Non solo cattedrali e siti preistorici. Tra i patrimoni culturali da tutelare e valorizzare nel mondo entra, come simbolo della Spagna, la paella valenciana, per la sua “capacità di rappresentare l’arte dell’unione e della condivisione e di essere uno dei testimonial più prestigiosi dell’identità iberica nel mondo”. La paella alla valenciana, dunque, se realizzata secondo la ricetta tradizionale, godrà dello status di “elemento di interesse culturale”, e come tale potrà contare su una tutela legale maggiorata e su una serie di misure di valorizzazione della sua unicità. Nella versione inglese di El Pais, Miguel Fabra racconta come si è arrivati a questo prestigioso riconoscimento. E detta la linea per puntare, in altri Paesi europei, allo stesso risultato con altrettanto iconiche specialità regionali.
DA PIATTO A FENOMENO SOCIALE
Di fatto, si tratta di individuare quei piatti che sono molto di più di un insieme gustoso di ingredienti, quanto piuttosto un vero e proprio fenomeno sociale e che, pur nella capacità di rimanere sempre attuali, conservano un solido ancoraggio al passato.
Nel caso della paella, non c’è festa famigliare o pubblica che non preveda la sua preparazione in un rito collettivo in cui a ognuno è assegnato un compito preciso: dal taglio della carne, alla pulizia del pesce, alla cottura del riso.

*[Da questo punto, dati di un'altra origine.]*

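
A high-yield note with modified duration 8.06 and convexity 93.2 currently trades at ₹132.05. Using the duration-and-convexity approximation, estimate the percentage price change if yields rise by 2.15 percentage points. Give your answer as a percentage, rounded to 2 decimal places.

Duration effect: -D_mod·Δy = -8.06 × (+0.0215) = -0.173290
Convexity effect: ½·C·(Δy)² = 0.5 × 93.2 × (0.0215)² = +0.02154085
ΔP/P ≈ -0.173290 + 0.02154085 = -0.15174915
= -15.174915%.

-15.17%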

Gesti antichi che oggi, in chiave contemporanea, sono altamente spendibili anche sui social, nei mini video di Tik Tok o nei tutorial su Youtube.
UNA RICETTA ANTICA ESPLOSA NEGLI ANNI 60
Le origini della paella si ritrovano nelle alture di Albufeira, dove questo piatto veniva preparato per il sostentamento dei contadini e dei pastori della zona; verso la fine del 19esimo secolo è diventata un piatto immancabile sulle tavole dei ricchi borghesi di Alicante e anche il cibo perfetto per i picnic all’area aperta sulle spiagge di Malvarrosa. Alcuni storici si spingono sino a una datazione intorno al 330 avanti Cristo, per la sua comparsa, quando Alessandro Magno introduce la coltura del riso in Europa, ma furono tuttavia gli arabi a promuovere nuove tecniche di coltivazione e irrigazione tali da consentire la diffusione del cereale su larga scala. Per il boom in senso moderno sarà necessario aspettare gli Anni 60, con l’esplosione del turismo internazionale sulle coste spagnole.

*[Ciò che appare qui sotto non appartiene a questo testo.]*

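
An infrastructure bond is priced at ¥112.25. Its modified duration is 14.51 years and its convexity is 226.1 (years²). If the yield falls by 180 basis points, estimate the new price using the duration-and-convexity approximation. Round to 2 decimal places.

Duration effect: -D_mod·Δy = -14.51 × (-0.018) = +0.261180
Convexity effect: ½·C·(Δy)² = 0.5 × 226.1 × (-0.018)² = +0.0366282
ΔP/P ≈ +0.261180 + 0.0366282 = +0.2978082
New price ≈ 112.25 × (1 + 0.2978082) = 145.67897045.

¥145.68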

DAL 29 OTTOBRE STATUS DI PATRIMONIO CULTURALE
“Parliamo senza dubbio di un piatto emblematico dell’essere valenciani e di cucinare alla valenciana, la cui elaborazione e preparazione è una vera e propria arte ed è legata a doppio filo alle materie prime con cui viene realizzata. Tanto che gran parte della produzione agricola, avicola e ittica della zona è stata riconvertita e messa al servizio della richiesta crescente per questo piatto“, spiegano i promotori della richiesta di tutela del Consiglio comunale valenciano. Tutela che, dallo scorso 29 ottobre, sostanzialmente determina una serie di garanzie aggiuntive di cui la paella potrà godere, tra cui anche approfondimenti didattici, raccolta di documentazione e formazione per fare in modo che l’heritage di questo piatto venga conservato e trasmesso alle generazioni future. “Per noi valenciani è davvero un punto di orgoglio, da sempre”, e a confermarlo c’è persino uno scritto del 16esimo secolo del commediografo Francisco de Paula Martì: “I valenciani hanno l’arroganza, a mio avviso assolutamente giustificata, di credere che nessuno al mondo è in grado di preparare il riso come loro e di condirlo in modi così diversi e gustosi”. Si deve invece al regista francese Eugène Lixse, nel 18esimo secolo, la comparsa della paella in una pellicola cinematografica.
REGOLE PER LA PREPARAZIONE NEI RISTORANTI
Il decreto che assegna lo status di “bene di interesse culturale” precisa sia alcuni aspetti, fondamentali per i ristoranti, della preparazione originale – mai girare il riso mentre cuoce, per esempio – sia la modalità con cui andrebbe consumata: rigorosamente con un cucchiaio di legno. Prossimo passo? Le autorità regionali non hanno dubbi: “Puntiamo a far ottenere alla paella valenciana il riconoscimento di bene storico da parte del dipartimento Educazione e formazione scientifico culturale dell’Onu, a cui appartiene, per esempio, il flamenco“.